The Act Party's leader (and sole MP) has never seemed the kind of fellow to make political history. But any learned tome of the future, picking over the records of our system of electoral financing, will surely include the name "Banks, John Archibald" in the index.
If, as now seems likely, campaign finance rules are overhauled, it will be because of what has become known as the John Banks anonymous donations affair.
The name is imprecise, since the anonymity of the problematic donations extended only to the way they were described in his election return - the name given to the formal declaration of where the money came from for his campaign for the new Auckland City mayoralty in 2010. They were far from anonymous in the generally accepted sense of that word, which is that nobody knew where they came from.
The police, whose inquiry Banks has praised on the Act website as " professional and diligent", found that he solicited money from the now-famous Kim Dotcom and personally received a donation from SkyCity's chief executive. Both donations were recorded as anonymous. But they concluded he had not broken the law because the return was filed by a campaign volunteer and Banks had sought and received confirmation that it was accurate - all he needed do to satisfy the Local Electoral Act. What mattered was not what he knew about the source of the money but what he believed to be the content of the electoral return, which he signed. The general public might consider that the murky space between the letter and the spirit of the law is an unacceptable place for a politician to seek refuge, but for the police the law is the law.
It is tempting to suggest that the whole affair - in particular Banks' inability to recall being given large amounts of money by the country's most newsworthy billionaire - will mean the end for Banks and Act at the next general election. But the voters of Epsom, whose support is the only thing standing between Act and political oblivion, have shown a remarkable capacity for looking the other way and holding their noses up to now, so anything remains possible.

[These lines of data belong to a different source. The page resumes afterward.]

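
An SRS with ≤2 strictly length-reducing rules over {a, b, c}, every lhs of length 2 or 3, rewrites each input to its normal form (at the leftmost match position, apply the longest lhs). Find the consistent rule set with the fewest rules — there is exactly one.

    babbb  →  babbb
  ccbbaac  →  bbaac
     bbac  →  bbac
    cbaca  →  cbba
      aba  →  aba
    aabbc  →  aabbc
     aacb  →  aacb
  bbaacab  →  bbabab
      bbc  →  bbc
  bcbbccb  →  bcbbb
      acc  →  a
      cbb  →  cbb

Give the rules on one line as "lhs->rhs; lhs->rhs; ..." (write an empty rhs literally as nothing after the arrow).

aca->ba; cc->

  | babbb
  | ccbbaac => bbaac
  | bbac
  | cbaca => cbba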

What is plain is that the law, which Prime Minister John Key said "anyone can drive a bus through", is hopelessly inadequate. Local Government Minister David Carter confirmed this week that the Local Electoral Act will be amended before next year's local body elections - but it seems the intention is only to bring it into line with the rules of the Electoral Act (which covers MPs). The local version sets no limit on the number or size of anonymous donations. Nor does it stop the use of trusts to ensure donors' anonymity.
But it is time to go further and stop anonymous donations altogether. Nobody expects disclosure of the source of each coin thrown into a plastic bucket at a meeting. But it is fundamentally inimical to the idea of democracy that people can donate large amounts of money to political campaigns without voters' knowing about it. Generous donors don't give money to politicians without expecting something in return, and we should know who is giving what, not for the hell of it, but so that politicians' behaviour can be assessed in the light of the largesse.
In 2006, the Greens called for the establishment of an independent inquiry into campaign financing as a basis for a fundamental reform package. That idea remains as good as it was when they put it forward. And when the resultant legislation is passed to change the system, it could be usefully called the Banks Law - even if no one remembers who Banks was.